Rotation Questions: Queta And Minutes
Complicating matters, Boston already has a breakout starter in Neemias Queta, who provided steady center play throughout the season. Robinson’s arrival will force the coaching staff to juggle minutes and matchups. Local coverage has framed Queta’s leap as very real, and pairing a starting Queta with Robinson in staggered shifts could let the Celtics protect the paint while managing both players’ workloads. For now, the move looks more like high-end insurance for specific defensive and rebounding situations than a clear signal of a new starting center, a dynamic explored at CelticsBlog.
Robinson leaves a Knicks team that just snapped its long title drought, a championship run widely credited with boosting the market value of several rotation pieces. The Celtics have yet to log the transaction officially; fans are still waiting on the formal stamp of approval from the team or the league once the paperwork clears. The Knicks’ championship journey and how it shaped Robinson’s free-agent market were chronicled by league writers on NBA.com.

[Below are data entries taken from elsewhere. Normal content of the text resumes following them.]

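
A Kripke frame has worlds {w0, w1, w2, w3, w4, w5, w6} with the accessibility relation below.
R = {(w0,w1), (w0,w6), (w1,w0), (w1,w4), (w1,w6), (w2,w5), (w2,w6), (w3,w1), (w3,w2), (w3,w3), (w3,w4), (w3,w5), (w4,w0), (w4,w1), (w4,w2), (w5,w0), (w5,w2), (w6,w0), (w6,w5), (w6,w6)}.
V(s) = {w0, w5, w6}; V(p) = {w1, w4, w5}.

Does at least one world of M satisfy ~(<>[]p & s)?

Yes

Recall that []ψ holds at a world iff ψ holds at every accessible world, and <>ψ holds iff ψ holds at some accessible world.
Let φ = ~(<>[]p & s). Evaluate φ at each world:
  w0 (successors {w1, w6}): φ is true.
  w1 (successors {w0, w4, w6}): φ is true.
  w2 (successors {w5, w6}): φ is true.
  w3 (successors {w1, w2, w3, w4, w5}): φ is true.
  w4 (successors {w0, w1, w2}): φ is true.
  w5 (successors {w0, w2}): φ is true.
  w6 (successors {w0, w5, w6}): φ is true.
Detail at w0 (witness):
  At w0: <>[]p & s is false, so ~(<>[]p & s) is true.
    At w0: <>[]p is false, s is true, so <>[]p & s is false.
      At w0: <>[]p requires []p at some successor in {w1, w6}.
        At w1: []p is false.
        At w6: []p is false.
      So <>[]p is false at w0.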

The bottom line is straightforward: Boston has added a highly specialized big in Robinson, someone who can swing small stretches of a game by winning extra possessions and protecting the rim in limited minutes. How the Celtics balance his role with Queta’s emergence is the storyline to watch heading into training camp, with clearer answers likely once Boston releases official roster details and maps out how it plans to deploy its newest piece this fall.